Summary at best recall per algorithm:

| Algorithm | Recall@10 | QPS |
|-----------|-----------|-----|
| HNSW (M=16) | 100.0% | 2,857 |
| Vamana | 100.0% | 1,177 |
| DiskANN | 100.0% | 1,029 |
| NSW (M=16) | 99.2% | 1,288 |
| IVF-PQ | 98.7% | 69 |
| IVF-AVQ | 90.9% | 194 |
| RP-Forest | 58.5% | 4,221 |

Full numbers and SIFT-128 results in [`docs/benchmark-results.md`](docs/benchmark-results.md).

## Supported Algorithms

Each algorithm has a named feature flag:

| Algorithm | Feature | Notes |
|-----------|---------|-------|
| HNSW | `hnsw` (default) | Best recall/QPS balance for in-memory search |
| SQ4U | `hnsw` + `sq4` | HNSW with 4-bit quantized graph traversal + exact rerank; benefits high-d data |
| SymphonyQG | `hnsw` + `ivf_rabitq` | HNSW with RaBitQ quantized graph traversal; cheap approximate beam search + exact rerank |
| NSW | `nsw` | Flat small-world graph; competitive with HNSW on high-d data |
| Vamana | `vamana` | DiskANN-style robust pruning; fast search, higher build time |
| NSG | `nsg` | Monotonic RNG pruning; build slows above ~50K vectors due to O(n) ensure_connectivity |
| EMG | `emg` | Multi-scale graph with alpha-pruning |
| FINGER | `finger` | Projection-based distance lower bounds for search pruning |
| PiPNN | `pipnn` | Partition-then-refine with HashPrune; reduces I/O during build |
| FreshGraph | `fresh_graph` | Streaming insert/delete with tombstones |
| IVF-PQ | `ivf_pq` | Compressed index; 32-64x less memory, lower recall |
| IVF-AVQ | `ivf_avq` | Anisotropic VQ + reranking; inner product search |
| IVF-RaBitQ | `ivf_rabitq` | RaBitQ binary quantization; provable error bounds |
| RpQuant | `rp_quant` | Random projection + scalar quantization |
| BinaryFlat | `binary_index` | 1-bit quantization + full-precision rerank |
| Curator | `curator` | K-means tree with per-label Bloom filters; low-selectivity filtered search |
| FilteredGraph | `filtered_graph` | Predicate-filtered graph search (AND/OR metadata filters) |
| ACORN | `hnsw` | Filtered HNSW search with subgraph sampling (SIGMOD 2024) |
| RangeFiltered | `range_filtered` | HNSW + attribute-range post-filter (renamed from `esg` in 0.8.0) |
| SparseMIPS | `sparse_mips` | Graph index for sparse vectors (SPLADE/BM25) |
| LEMUR | `lemur` | Late-interaction MIPS; needs externally-provided encoder weights (no in-tree training); mean-pool used in place of OLS |
| LSH | `lsh` | Cross-Polytope LSH (Andoni et al. 2015); single hash table + multiprobe |
| LsmIndex | `hnsw` | LSM-tree tiered HNSW for streaming insert/delete/update workloads |
| DiskANN | `diskann` | Vamana + SSD I/O layout; experimental |
| SNG | `sng` | OPT-SNG (auto-tuned sparse neighborhood graph); sub-quadratic build per arXiv:2509.15531 |
| DEG | `hnsw` | Density-adaptive edge budgets (in-house experimental variant; no benchmark) |
| KD-Tree | `kdtree` | Exact NN; fast for d <= 20 (experimental) |
| Ball Tree | `balltree` | Exact NN; slightly better than KD-Tree for d=20-50 (experimental) |
| RP-Forest | `rptree` | Approximate; fast build, moderate recall (experimental) |

Quantization: RaBitQ, SAQ (`quantization` feature, via `qntz` crate).

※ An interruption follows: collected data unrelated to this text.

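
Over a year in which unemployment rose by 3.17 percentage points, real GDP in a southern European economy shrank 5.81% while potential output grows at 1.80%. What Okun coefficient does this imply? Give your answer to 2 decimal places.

β ≈ 2.40

Growth form: g_Y = g_Y* - β × Δu, so β = (g_Y* - g_Y)/Δu.
β = (1.8 + 5.81)/3.17 = 7.61/3.17 = 2.40.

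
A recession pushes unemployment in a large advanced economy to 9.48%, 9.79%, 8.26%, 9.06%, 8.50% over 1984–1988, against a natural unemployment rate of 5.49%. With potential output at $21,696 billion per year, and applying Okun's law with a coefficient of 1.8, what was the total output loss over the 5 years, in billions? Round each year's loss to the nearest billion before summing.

Year 1984: gap = -1.8 × (9.48 - 5.49) = -7.182%, loss ≈ 21696 × 7.182/100 ≈ 1558.
Year 1985: gap = -1.8 × (9.79 - 5.49) = -7.74%, loss ≈ 21696 × 7.74/100 ≈ 1679.
Year 1986: gap = -1.8 × (8.26 - 5.49) = -4.986%, loss ≈ 21696 × 4.986/100 ≈ 1082.
Year 1987: gap = -1.8 × (9.06 - 5.49) = -6.426%, loss ≈ 21696 × 6.426/100 ≈ 1394.
Year 1988: gap = -1.8 × (8.5 - 5.49) = -5.418%, loss ≈ 21696 × 5.418/100 ≈ 1175.
Total lost output = 1558 + 1679 + 1082 + 1394 + 1175 = 6888 billion.

$6,888 billion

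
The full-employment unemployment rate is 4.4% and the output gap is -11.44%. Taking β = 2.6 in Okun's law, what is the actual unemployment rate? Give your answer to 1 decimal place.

8.8%

From Okun's law, u - u* = -(output gap)/β = -(-11.44)/2.6 = 4.4 points.
So u = 4.4 + 4.4 = 8.8%.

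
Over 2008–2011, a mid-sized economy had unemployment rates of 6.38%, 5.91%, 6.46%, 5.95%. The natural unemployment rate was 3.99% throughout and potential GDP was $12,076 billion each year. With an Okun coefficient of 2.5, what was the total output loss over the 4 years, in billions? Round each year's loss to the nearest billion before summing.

$2,640 billion

Year 2008: gap = -2.5 × (6.38 - 3.99) = -5.975%, loss ≈ 12076 × 5.975/100 ≈ 722.
Year 2009: gap = -2.5 × (5.91 - 3.99) = -4.8%, loss ≈ 12076 × 4.8/100 ≈ 580.
Year 2010: gap = -2.5 × (6.46 - 3.99) = -6.175%, loss ≈ 12076 × 6.175/100 ≈ 746.
Year 2011: gap = -2.5 × (5.95 - 3.99) = -4.9%, loss ≈ 12076 × 4.9/100 ≈ 592.
Total lost output = 722 + 580 + 746 + 592 = 2640 billion.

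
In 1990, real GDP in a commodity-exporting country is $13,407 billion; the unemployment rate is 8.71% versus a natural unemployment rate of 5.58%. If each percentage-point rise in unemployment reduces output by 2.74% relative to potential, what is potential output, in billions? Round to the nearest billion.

$14,665 billion

Unemployment gap = 8.71 - 5.58 = 3.13 points, so output gap = -2.74 × 3.13 = -8.5762%.
Since Y = Y* × (1 + gap/100), Y* = 13407/0.914238 ≈ 14665 billion.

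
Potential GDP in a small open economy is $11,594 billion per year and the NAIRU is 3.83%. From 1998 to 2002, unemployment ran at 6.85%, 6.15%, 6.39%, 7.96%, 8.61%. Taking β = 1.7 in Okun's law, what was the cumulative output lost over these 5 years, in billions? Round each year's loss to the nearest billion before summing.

$3,313 billion

Year 1998: gap = -1.7 × (6.85 - 3.83) = -5.134%, loss ≈ 11594 × 5.134/100 ≈ 595.
Year 1999: gap = -1.7 × (6.15 - 3.83) = -3.944%, loss ≈ 11594 × 3.944/100 ≈ 457.
Year 2000: gap = -1.7 × (6.39 - 3.83) = -4.352%, loss ≈ 11594 × 4.352/100 ≈ 505.
Year 2001: gap = -1.7 × (7.96 - 3.83) = -7.021%, loss ≈ 11594 × 7.021/100 ≈ 814.
Year 2002: gap = -1.7 × (8.61 - 3.83) = -8.126%, loss ≈ 11594 × 8.126/100 ≈ 942.
Total lost output = 595 + 457 + 505 + 814 + 942 = 3313 billion.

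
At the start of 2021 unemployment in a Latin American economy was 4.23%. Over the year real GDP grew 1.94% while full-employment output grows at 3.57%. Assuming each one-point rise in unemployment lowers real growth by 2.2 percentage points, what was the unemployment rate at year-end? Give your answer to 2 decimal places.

Growth-rate Okun's law: g_Y = g_Y* - β × Δu, so Δu = (g_Y* - g_Y)/β.
Δu = (3.57 - 1.94)/2.2 = 1.63/2.2 = 0.74 percentage points.
Year-end unemployment = 4.23 + 0.74 = 4.97%.

4.97%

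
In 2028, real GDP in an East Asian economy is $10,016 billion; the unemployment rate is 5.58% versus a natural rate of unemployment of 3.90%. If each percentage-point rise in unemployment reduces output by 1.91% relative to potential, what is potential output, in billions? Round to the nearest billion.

$10,348 billion

Unemployment gap = 5.58 - 3.9 = 1.68 points, so output gap = -1.91 × 1.68 = -3.2088%.
Since Y = Y* × (1 + gap/100), Y* = 10016/0.967912 ≈ 10348 billion.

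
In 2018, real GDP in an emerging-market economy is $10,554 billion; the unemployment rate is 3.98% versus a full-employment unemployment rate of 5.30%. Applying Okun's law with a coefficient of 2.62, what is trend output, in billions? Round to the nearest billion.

Unemployment gap = 3.98 - 5.3 = -1.32 points, so output gap = -2.62 × (-1.32) = 3.4584%.
Since Y = Y* × (1 + gap/100), Y* = 10554/1.034584 ≈ 10201 billion.

$10,201 billion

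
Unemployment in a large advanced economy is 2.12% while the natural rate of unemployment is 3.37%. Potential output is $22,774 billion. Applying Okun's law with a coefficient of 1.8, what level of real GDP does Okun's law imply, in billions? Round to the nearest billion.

Unemployment gap = 2.12 - 3.37 = -1.25 points, so the output gap is -1.8 × (-1.25) = 2.25%.
Actual GDP = 22774 × (1 + 2.25/100) = 22774 × 1.0225 ≈ 23286 billion.

$23,286 billion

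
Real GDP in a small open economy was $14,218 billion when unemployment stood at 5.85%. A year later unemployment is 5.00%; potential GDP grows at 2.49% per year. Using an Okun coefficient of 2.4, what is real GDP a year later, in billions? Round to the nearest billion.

$14,862 billion

Δu = 5 - 5.85 = -0.85 points.
Okun's law (growth form): g_Y = g_Y* - β × Δu = 2.49 - 2.4 × (-0.85) = 2.49 + 2.04 = 4.53%.
Real GDP in the next year = 14218 × (1 + 4.53/100) = 14218 × 1.0453 ≈ 14862 billion.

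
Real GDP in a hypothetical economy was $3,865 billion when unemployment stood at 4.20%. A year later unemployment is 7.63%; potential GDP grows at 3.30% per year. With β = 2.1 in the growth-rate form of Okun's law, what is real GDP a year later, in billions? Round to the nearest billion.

Δu = 7.63 - 4.2 = 3.43 points.
Okun's law (growth form): g_Y = g_Y* - β × Δu = 3.30 - 2.1 × (3.43) = 3.3 - 7.203 = -3.903%.
Real GDP in the next year = 3865 × (1 - 3.903/100) = 3865 × 0.96097 ≈ 3714 billion.

$3,714 billion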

PQ is part of `ivf_pq`.

See [docs.rs](https://docs.rs/vicinity) for the full API.

## Documentation

- [User guide](docs/GUIDE.md): quick start, distance metrics, LID, common pitfalls
- [Benchmarks](docs/benchmark-results.md): recall/QPS tables across datasets
- [ANN landscape](docs/landscape.md): algorithmic principles, math foundations, research context
- [References](docs/references.md): bibliography for every algorithm in the crate

## License

MIT OR Apache-2.0